Track 1 Day 1: Longstaff Bambic

TRACK 1

Watershed-scale, Cost-benefit Optimization of Stormwater Infrastructure

Wednesday March 25, 2020
4:00 to 4:30 p.m. (Hall A)

ABSTRACT

Stormwater management (SWM) is an increasingly complex challenge for all municipalities across Canada. Significant challenges relate to insufficient resources, ageing infrastructure, areas lacking stormwater infrastructure, and poor planning. Combined with continued urbanization and climate change, we are witnessing an unprecedented increase in issues such as flooding, erosion, and water quality impairment.

There is a growing consensus that significant and broad, sweeping changes to stormwater management are needed to address the challenge.
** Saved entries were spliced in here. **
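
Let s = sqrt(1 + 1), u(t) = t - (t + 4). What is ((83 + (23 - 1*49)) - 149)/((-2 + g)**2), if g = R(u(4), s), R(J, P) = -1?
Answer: -92/9 ≈ -10.222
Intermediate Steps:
u(t) = -4 (u(t) = t - (4 + t) = t + (-4 - t) = -4)
s = sqrt(2) ≈ 1.4142
g = -1
((83 + (23 - 1*49)) - 149)/((-2 + g)**2) = ((83 + (23 - 1*49)) - 149)/((-2 - 1)**2) = ((83 + (23 - 49)) - 149)/((-3)**2) = ((83 - 26) - 149)/9 = (57 - 149)*(1/9) = -92*1/9 = -92/9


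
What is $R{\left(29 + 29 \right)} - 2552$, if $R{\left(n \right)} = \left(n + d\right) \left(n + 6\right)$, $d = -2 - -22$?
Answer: $2440$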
Critical to the required paradigm shift in stormwater management is ensuring that it is managed at a watershed scale and optimized for the greatest environmental outcomes at the highest cost efficiency.

Optimization may be achieved through the economic concepts of scale, aggregation, integration, and equitable responsibility.
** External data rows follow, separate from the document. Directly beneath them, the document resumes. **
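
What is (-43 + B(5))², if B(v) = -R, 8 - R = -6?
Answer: 3249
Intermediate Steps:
R = 14 (R = 8 - 1*(-6) = 8 + 6 = 14)
B(v) = -14 (B(v) = -1*14 = -14)
(-43 + B(5))² = (-43 - 14)² = (-57)² = 3249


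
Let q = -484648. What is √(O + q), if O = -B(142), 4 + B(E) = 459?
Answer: I*√485103 ≈ 696.49*I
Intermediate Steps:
B(E) = 455 (B(E) = -4 + 459 = 455)
O = -455 (O = -1*455 = -455)
√(O + q) = √(-455 - 484648) = √(-485103) = I*√485103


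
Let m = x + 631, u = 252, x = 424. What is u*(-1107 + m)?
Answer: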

A three-year pilot project within the East Holland River, Ontario, applied a continuous simulation model (LSPC), integrated with the US EPA model SUSTAIN. Using LSPC-SUSTAIN, thousands of stormwater management scenarios are modelled to assess the economic concepts under different development, climate, and planning scenarios.

These findings will be used to secure policy shifts in support of whole-system, nature-based, integrative and transformative planning and design of SWM infrastructure.

This presentation will provide an overview of the study methods, results, implications, and next steps.

 

Learning Objectives

1. Provide the audience with context as to why the stormwater management optimization pilot project was initiated and why the proposed approach was taken.

2. Provide the audience with an understanding of the methods applied including current and future state modelling, life-cycle costing of stormwater management features, flood damage assessment, and scenario development.

3. Provide the audience with a summary of study results, identifying how the project was able to cost-optimize grey and green stormwater management opportunities across the watershed.

 

ABOUT THE PRESENTERS

Ben Longstaff

Ben Longstaff

Ben Longstaff is General Manager of Integrated Watershed Management with Lake Simcoe Region Conservation Authority (LSRCA). In this role, he provides leadership, support, and strategic direction to the Conservation Authority’s watershed planning, climate change, source water protection, urban restoration, and environmental monitoring programs.

Dustin Bambic

Dustin Bambic

Dustin Bambic is a Director and professional hydrologist with Paradigm Environmental. He specializes in stormwater and watershed planning, including the international application of water quality modelling tools.

Dustin has undergraduate degrees in physics and mathematics, and graduate degrees in hydrologic science and environmental engineering from the University of California – Davis.